Re7+ Kd6 47. Rxg7 Na2 48. Ke2 Nxb4 49. Rxh7 {The queenside pawns looks risky
but the rook and the king will take care of them. Meanwhile the kingside pawns
will be difficult to stop.} Nxd5 50. h4 b4 51. h5 b3 52. Rb7 (52. Kd1 $1 $18 {
was necessary and easily winning. For example} c3 53. Rb7 $1 b2 54. Kc2 $18)
52... Nf4+ 53. Ke3 Nxh5 $2 (53... Kc6 $1 {Would have saved the day for Eltaj.}
54. Rb8 Kc7 55. Kxf4 (55. Rb4 Nd5+ $19) 55... Kxb8 56. h6 b2 57. h7 b1=Q 58.
h8=Q+ $11) 54. Kd4 $2 (54. Rb5 $1 Nf6 55. Kd4 $18) 54... Nf4 $1 55. g4 Nd3 $2 (
55... Nd5 $1 56. g5 c3 57. Kd3 (57. Rxb3 c2 $19) 57... Nf4+ 58. Kxc3 Ke6 59.
Kxb3 Kf5 60. Rb5+ Kg6 $11 {And the knight will pick up the g5 pawn with a draw.

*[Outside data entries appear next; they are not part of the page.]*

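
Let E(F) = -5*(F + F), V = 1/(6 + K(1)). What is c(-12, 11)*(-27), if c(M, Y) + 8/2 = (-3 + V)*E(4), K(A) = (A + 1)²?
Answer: -3024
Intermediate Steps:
K(A) = (1 + A)²
V = ⅒ (V = 1/(6 + (1 + 1)²) = 1/(6 + 2²) = 1/(6 + 4) = 1/10 = ⅒ ≈ 0.10000)
E(F) = -10*F
c(M, Y) = 112 (c(M, Y) = -4 + (-3 + ⅒)*(-10*4) = -4 - 29/10*(-40) = -4 + 116 = 112)
c(-12, 11)*(-27) = 112*(-27) = -3024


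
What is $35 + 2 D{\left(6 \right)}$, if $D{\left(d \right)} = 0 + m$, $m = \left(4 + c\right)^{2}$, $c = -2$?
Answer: $43$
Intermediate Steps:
$m = 4$ ($m = \left(4 - 2\right)^{2} = 2^{2} = 4$)
$D{\left(d \right)} = 4$ ($D{\left(d \right)} = 0 + 4 = 4$)
$35 + 2 D{\left(6 \right)} = 35 + 2 \cdot 4 = 35 + 8 = 43$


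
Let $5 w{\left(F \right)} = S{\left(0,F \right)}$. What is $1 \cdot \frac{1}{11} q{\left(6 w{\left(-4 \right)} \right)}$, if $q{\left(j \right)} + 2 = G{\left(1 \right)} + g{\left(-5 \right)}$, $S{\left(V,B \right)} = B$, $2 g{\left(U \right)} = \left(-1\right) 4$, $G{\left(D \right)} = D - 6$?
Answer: $- \frac{9}{11} \approx -0.81818$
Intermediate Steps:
$G{\left(D \right)} = -6 + D$ ($G{\left(D \right)} = D - 6 = -6 + D$)
$g{\left(U \right)} = -2$ ($g{\left(U \right)} = \frac{\left(-1\right) 4}{2} = \frac{1}{2} \left(-4\right) = -2$)
$w{\left(F \right)} = \frac{F}{5}$
$q{\left(j \right)} = -9$ ($q{\left(j \right)} = -2 + \left(\left(-6 + 1\right) - 2\right) = -2 - 7 = -9$)
$1 \cdot \frac{1}{11} q{\left(6 w{\left(-4 \right)} \right)} = 1 \cdot \frac{1}{11} \left(-9\right) = \frac{1}{11} \left(-9\right) = - \frac{9}{11}$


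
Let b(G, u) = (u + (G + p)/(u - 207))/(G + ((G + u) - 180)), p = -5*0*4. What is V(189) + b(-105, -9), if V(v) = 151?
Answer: 4338541/28728 ≈ 151.02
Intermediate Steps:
p = 0 (p = 0*4 = 0)
b(G, u) = (u + G/(-207 + u))/(-180 + u + 2*G) (b(G, u) = (u + (G + 0)/(u - 207))/(G + ((G + u) - 180)) = (u + G/(-207 + u))/(G + (-180 + G + u)) = (u + G/(-207 + u))/(-180 + u + 2*G))
V(189) + b(-105, -9) = 151 + (-105 + (-9)**2 - 207*(-9))/(37260 + (-9)**2 - 414*(-105) - 387*(-9) + 2*(-105)*(-9)) = 151 + (-105 + 81 + 1863)/(37260 + 81 + 43470 + 3483 + 1890) = 151 + 1839/86184 = 151 + (1/86184)*1839 = 151 + 613/28728 = 4338541/28728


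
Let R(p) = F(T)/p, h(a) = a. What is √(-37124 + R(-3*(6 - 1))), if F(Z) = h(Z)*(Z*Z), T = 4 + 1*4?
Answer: 2*I*√2090145/15 ≈ 192.76*I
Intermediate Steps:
T = 8 (T = 4 + 4 = 8)
F(Z) = Z³ (F(Z) = Z*(Z*Z) = Z*Z² = Z³)
R(p) = 512/p (R(p) = 8³/p = 512/p)
√(-37124 + R(-3*(6 - 1))) = √(-37124 + 512/((-3*(6 - 1)))) = √(-37124 + 512/((-3*5))) = √(-37124 + 512/(-15)) = √(-37124 + 512*(-1/15)) = √(-37124 - 512/15) = √(-557372/15) = 2*I*√2090145/15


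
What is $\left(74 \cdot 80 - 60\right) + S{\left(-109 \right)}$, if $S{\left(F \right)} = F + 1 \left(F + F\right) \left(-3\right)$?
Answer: $6405$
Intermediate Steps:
$S{\left(F \right)} = - 5 F$ ($S{\left(F \right)} = F + 1 \cdot 2 F \left(-3\right) = F + 2 F \left(-3\right) = F - 6 F = - 5 F$)
$\left(74 \cdot 80 - 60\right) + S{\left(-109 \right)} = \left(74 \cdot 80 - 60\right) - -545 = \left(5920 - 60\right) + 545 = 5860 + 545 = 6405$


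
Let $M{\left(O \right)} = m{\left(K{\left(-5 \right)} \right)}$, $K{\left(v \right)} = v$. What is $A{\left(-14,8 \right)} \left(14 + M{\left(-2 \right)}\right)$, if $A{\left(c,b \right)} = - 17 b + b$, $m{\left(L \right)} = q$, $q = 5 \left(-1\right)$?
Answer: $-1152$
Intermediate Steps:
$q = -5$
$m{\left(L \right)} = -5$
$M{\left(O \right)} = -5$
$A{\left(c,b \right)} = - 16 b$
$A{\left(-14,8 \right)} \left(14 + M{\left(-2 \right)}\right) = \left(-16\right) 8 \left(14 - 5\right) = \left(-128\right) 9 = -1152$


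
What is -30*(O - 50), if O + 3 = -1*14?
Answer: 2010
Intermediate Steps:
O = -17 (O = -3 - 1*14 = -3 - 14 = -17)
-30*(O - 50) = -30*(-17 - 50) = -30*(-67) = 2010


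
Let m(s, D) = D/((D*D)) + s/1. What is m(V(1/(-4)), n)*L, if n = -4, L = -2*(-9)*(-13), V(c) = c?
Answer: 117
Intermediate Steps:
L = -234 (L = 18*(-13) = -234)
m(s, D) = s + 1/D (m(s, D) = D/(D²) + s*1 = D/D² + s = 1/D + s = s + 1/D)
m(V(1/(-4)), n)*L = (1/(-4) + 1/(-4))*(-234) = (1*(-¼) - ¼)*(-234) = (-¼ - ¼)*(-234) = -½*(-234) = 117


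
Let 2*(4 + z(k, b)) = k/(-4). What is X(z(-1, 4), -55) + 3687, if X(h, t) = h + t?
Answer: 29025/8 ≈ 3628.1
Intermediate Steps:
z(k, b) = -4 - k/8 (z(k, b) = -4 + (k/(-4))/2 = -4 + (k*(-¼))/2 = -4 + (-k/4)/2 = -4 - k/8)
X(z(-1, 4), -55) + 3687 = ((-4 - ⅛*(-1)) - 55) + 3687 = ((-4 + ⅛) - 55) + 3687 = (-31/8 - 55) + 3687 = -471/8 + 3687 = 29025/8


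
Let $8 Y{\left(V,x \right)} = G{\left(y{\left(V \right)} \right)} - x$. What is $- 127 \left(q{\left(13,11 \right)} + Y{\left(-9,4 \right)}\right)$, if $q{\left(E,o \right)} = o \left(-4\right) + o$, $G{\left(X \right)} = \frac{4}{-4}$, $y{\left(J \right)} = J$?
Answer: $\frac{34163}{8} \approx 4270.4$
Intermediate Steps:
$G{\left(X \right)} = -1$ ($G{\left(X \right)} = 4 \left(- \frac{1}{4}\right) = -1$)
$q{\left(E,o \right)} = - 3 o$ ($q{\left(E,o \right)} = - 4 o + o = - 3 o$)
$Y{\left(V,x \right)} = - \frac{1}{8} - \frac{x}{8}$ ($Y{\left(V,x \right)} = \frac{-1 - x}{8} = - \frac{1}{8} - \frac{x}{8}$)
$- 127 \left(q{\left(13,11 \right)} + Y{\left(-9,4 \right)}\right) = - 127 \left(\left(-3\right) 11 - \frac{5}{8}\right) = - 127 \left(-33 - \frac{5}{8}\right) = \left(-127\right) \left(- \frac{269}{8}\right) = \frac{34163}{8}$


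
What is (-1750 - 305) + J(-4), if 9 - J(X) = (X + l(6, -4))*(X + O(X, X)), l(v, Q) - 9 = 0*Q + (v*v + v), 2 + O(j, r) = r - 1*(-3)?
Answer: -1717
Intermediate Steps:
O(j, r) = 1 + r (O(j, r) = -2 + (r - 1*(-3)) = -2 + (r + 3) = -2 + (3 + r) = 1 + r)
l(v, Q) = 9 + v + v**2 (l(v, Q) = 9 + (0*Q + (v*v + v)) = 9 + (0 + (v**2 + v)) = 9 + (0 + (v + v**2)) = 9 + (v + v**2) = 9 + v + v**2)
J(X) = 9 - (1 + 2*X)*(51 + X) (J(X) = 9 - (X + (9 + 6 + 6**2))*(X + (1 + X)) = 9 - (X + (9 + 6 + 36))*(1 + 2*X) = 9 - (X + 51)*(1 + 2*X) = 9 - (51 + X)*(1 + 2*X) = 9 - (1 + 2*X)*(51 + X))
(-1750 - 305) + J(-4) = (-1750 - 305) + (-42 - 103*(-4) - 2*(-4)**2) = -2055 + (-42 + 412 - 2*16) = -2055 + (-42 + 412 - 32) = -2055 + 338 = -1717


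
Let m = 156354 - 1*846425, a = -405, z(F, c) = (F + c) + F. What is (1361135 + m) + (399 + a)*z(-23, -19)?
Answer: 671454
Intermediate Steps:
z(F, c) = c + 2*F
m = -690071 (m = 156354 - 846425 = -690071)
(1361135 + m) + (399 + a)*z(-23, -19) = (1361135 - 690071) + (399 - 405)*(-19 + 2*(-23)) = 671064 - 6*(-19 - 46) = 671064 - 6*(-65) = 671064 + 390 = 671454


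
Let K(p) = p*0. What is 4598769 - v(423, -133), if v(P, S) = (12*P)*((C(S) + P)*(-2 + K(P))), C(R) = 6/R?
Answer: 1182716733/133 ≈ 8.8926e+6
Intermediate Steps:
K(p) = 0
v(P, S) = 12*P*(-12/S - 2*P) (v(P, S) = (12*P)*((6/S + P)*(-2 + 0)) = (12*P)*((P + 6/S)*(-2)) = (12*P)*(-12/S - 2*P) = 12*P*(-12/S - 2*P))
4598769 - v(423, -133) = 4598769 - (-24)*423*(6 + 423*(-133))/(-133) = 4598769 - (-24)*423*(-1)*(6 - 56259)/133 = 4598769 - (-24)*423*(-1)*(-56253)/133 = 4598769 - 1*(-571080456/133) = 4598769 + 571080456/133 = 1182716733/133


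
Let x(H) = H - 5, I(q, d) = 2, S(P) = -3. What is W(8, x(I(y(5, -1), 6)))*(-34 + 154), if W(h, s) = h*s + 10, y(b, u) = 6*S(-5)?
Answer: -1680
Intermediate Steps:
y(b, u) = -18 (y(b, u) = 6*(-3) = -18)
x(H) = -5 + H
W(h, s) = 10 + h*s
W(8, x(I(y(5, -1), 6)))*(-34 + 154) = (10 + 8*(-5 + 2))*(-34 + 154) = (10 + 8*(-3))*120 = (10 - 24)*120 = -14*120 = -1680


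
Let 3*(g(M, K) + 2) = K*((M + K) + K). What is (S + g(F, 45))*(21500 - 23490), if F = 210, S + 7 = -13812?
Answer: 18548790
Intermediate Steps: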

}) 56. g5 $18 {Now everything is back on track.} Kc6 57. Rb8 Kc7 58. Rb5 Nf4
59. Kxc4 Kd6 60. g6 Ne6 61. Rxb3 Ke7 62. Rf3 $1 {Just in time. The king is cut
off and the game is won!} 1-0


Some mistakes cost Eltaj Safarli the lead in the tournament

Still things are not really clear at the event as Dreev is right on Adhiban's heels. The Indian player has to face Nisipeanu, Batsiashvili and Sevian. So there won't be any strolling to the finish line!